Detection Priorities for Destructive Attacks
| Detection Area | What to Watch | Why It Matters |
|---|---|---|
| Virtualization | Mass VM deletion, shutdown, snapshot deletion, or console login from unusual IPs | Attackers may use the management layer to erase many systems at once |
| Databases | Bulk DROP DATABASE commands and sudden backup file deletion | Database destruction can remove application data and recovery points |
| Backups | Backup chain deletion, retention policy changes, repository access, and failed restore tests | Recovery systems are a primary target in destructive campaigns |
| File systems | Mass deletion of system folders, web roots, and storage volumes | Attackers may combine automation with manual wiping |
| Remote access | RDP via proxies, new tunneling binaries, and unexpected admin sessions | Hands-on activity often precedes final destruction |
Security teams should map this activity to MITRE’s data destruction technique and MITRE’s system recovery inhibition technique. These categories help defenders build detection rules around destructive behavior instead of chasing only one malware family or one file hash.

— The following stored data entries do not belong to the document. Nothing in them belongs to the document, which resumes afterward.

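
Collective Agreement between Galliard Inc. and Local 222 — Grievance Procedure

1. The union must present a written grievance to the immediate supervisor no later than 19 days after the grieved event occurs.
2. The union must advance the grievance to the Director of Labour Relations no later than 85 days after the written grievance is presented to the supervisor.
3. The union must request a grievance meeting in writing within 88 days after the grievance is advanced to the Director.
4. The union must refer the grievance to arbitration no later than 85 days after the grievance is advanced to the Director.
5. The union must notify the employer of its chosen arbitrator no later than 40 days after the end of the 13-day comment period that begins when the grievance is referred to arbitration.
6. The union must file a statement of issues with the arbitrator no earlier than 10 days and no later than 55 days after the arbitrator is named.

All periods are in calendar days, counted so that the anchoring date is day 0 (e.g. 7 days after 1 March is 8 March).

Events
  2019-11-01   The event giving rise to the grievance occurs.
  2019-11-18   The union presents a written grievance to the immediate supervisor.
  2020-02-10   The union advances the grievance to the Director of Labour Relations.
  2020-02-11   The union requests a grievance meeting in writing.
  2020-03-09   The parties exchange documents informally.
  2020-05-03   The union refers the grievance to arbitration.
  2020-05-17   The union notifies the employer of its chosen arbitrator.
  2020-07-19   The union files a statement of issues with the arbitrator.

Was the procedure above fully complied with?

(1) due by 2019-11-01 + 19 days = 2019-11-20; 2019-11-18 is within that limit.
(2) due by 2019-11-18 + 85 days = 2020-02-11; 2020-02-10 is within that limit.
(3) due by 2020-02-10 + 88 days = 2020-05-08; 2020-02-11 is within that limit.
(4) due by 2020-02-10 + 85 days = 2020-05-05; 2020-05-03 is within that limit.
(5) due by 2020-05-16 + 40 days = 2020-06-25; 2020-05-17 is within that limit.
(6) the permitted window runs from 2020-05-17 + 10 = 2020-05-27 to 2020-05-17 + 55 = 2020-07-11; 2020-07-19 is 8 days past the end of the window.
The analysis stops there.

No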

Backup architecture also needs an adversary-focused review. The CISA guidance recommends tested backup and recovery practices, but organizations should also confirm whether backup consoles, credentials, storage repositories, and restore processes can survive a privileged intrusion.
Why the Campaign Matters
Ababil of Minab shows how destructive cyber operations can target the systems that make recovery possible. A victim can have backups on paper, but if attackers delete backup chains, wipe storage, remove virtual machines, and damage operating systems, recovery becomes slow and uncertain.
The campaign also shows why attribution alone should not drive response. Whether an attacker claims hacktivism or state-linked motives, defenders need to prepare for the same operational reality: attackers may destroy production systems and recovery infrastructure before defenders finish containment.
For critical infrastructure, transportation, education, insurance, and public-sector organizations, the priority is resilience. The question is no longer only whether attackers can get in. It is whether the organization can keep enough trusted systems, backups, identities, and recovery tooling intact to bring operations back.
FAQ
Ababil of Minab is a pro-Iranian cyber persona that claimed attacks against organizations including LA Metro, Tri-Rail, Vyncs, and UNIMAC. Gambit Security linked the activity to Iran-associated infrastructure and Black Shadow-related operations.
LA Metro said essential rail and bus service continued, along with safety and security systems. However, public reporting described disruptions to customer-facing systems such as arrival information and some fare-loading services.
The attackers targeted more than normal user data. Reports describe deletion of virtual machines, databases, backup files, storage volumes, operating system files, and recovery infrastructure at a subset of victims.
Public reporting linked Ababil of Minab claims or activity to LA Metro, South Florida Regional Transportation Authority, Vyncs owner Agnik, and Saudi infrastructure company UNIMAC. Gambit also identified additional unnamed victims in Israel and Turkey.
Organizations should isolate backup systems, use immutable or offline backups, test restores, protect virtualization and backup consoles with strong authentication, monitor for mass deletion, and restrict privileged access to recovery infrastructure.